With that bit of background in place, it should come as no surprise that hardly a day goes by without somebody asking me this question, “Should I register my AR15?” Well… right out of the gate, my simple one word answer is, NO! There is no compelling reason for a government to register firearms except as a necessary step toward confiscating them. We have seen this same progression in other countries, such as Australia and England. There is no reason to believe that anti-gun government officials will act any differently here in the United States. If they know you have it, they will do whatever they can to deprive you of it.
Now that I’ve cleared the air on that, I’ll explain the other reasons why I do not plan to register my AR15. Right away, I have to acknowledge that the government already knows I own an AR15, regardless of whether I choose to register it. I’m the host of an internet show and I’ve produced videos using my rifle. I’ve also admitted to owning the rifle on this blog. So, why not just register it? After all, the government already knows that I have it. If they don’t, they could easily figure it out. Even so, I actually have some good reasons for not registering my rifle. Here they are:
- There are currently legal ways to avoid having to register the rifle. Among them are: move the rifle out of the state of California; and alter the rifle so as to render it “featureless” under California law. It is my understanding that a “featureless” rifle is not considered an assault weapon in California and does not need to be registered. It also doesn’t require a “bullet button.” All I have to do to render the rifle “featureless” is replace the collapsible stock with a straight one, replace the flash hider with a muzzle break, and install a “fin” on the grip. It won’t look as cool, but it will work just as well. Once the rifle is “featureless” I can also install a regular magazine release and ditch the bullet button. That’s an added bonus.
- Once the rifle is registered, California will place additional restrictions upon it. For example: I will no longer be able to sell the rifle, give it to a family member or will it to my children or grandchildren in the State of California.
- If I choose to move the rifle out of California at some later date, I don’t want to be grilled by California gun Nazis who want to know where I took it.
- Likewise, if the federal government should regulate AR15s at some point in the future, I would prefer that California be unable to provide the federal government with a database that includes my name and the particulars of my rifle.
- I don’t want to pay the fee. California already taxes and fees me to death. I prefer not to pay any more fees than I already do.

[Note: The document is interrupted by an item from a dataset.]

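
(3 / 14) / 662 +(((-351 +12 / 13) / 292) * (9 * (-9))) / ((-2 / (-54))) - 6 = 5752104396 / 2198833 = 2615.98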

While I cannot and will not recommend that anyone break the law, I am firmly of the belief that the government has no need to know what firearms are owned by honest citizens. I also object to the practice of legislators passing restrictive laws from which they themselves are exempt. Only tyrants do such things. Therefore, as long as there are legal alternatives to registration, I will urge people to seek those alternatives. Which brings me back to my one word answer expressed above. Should you register your AR15? NO!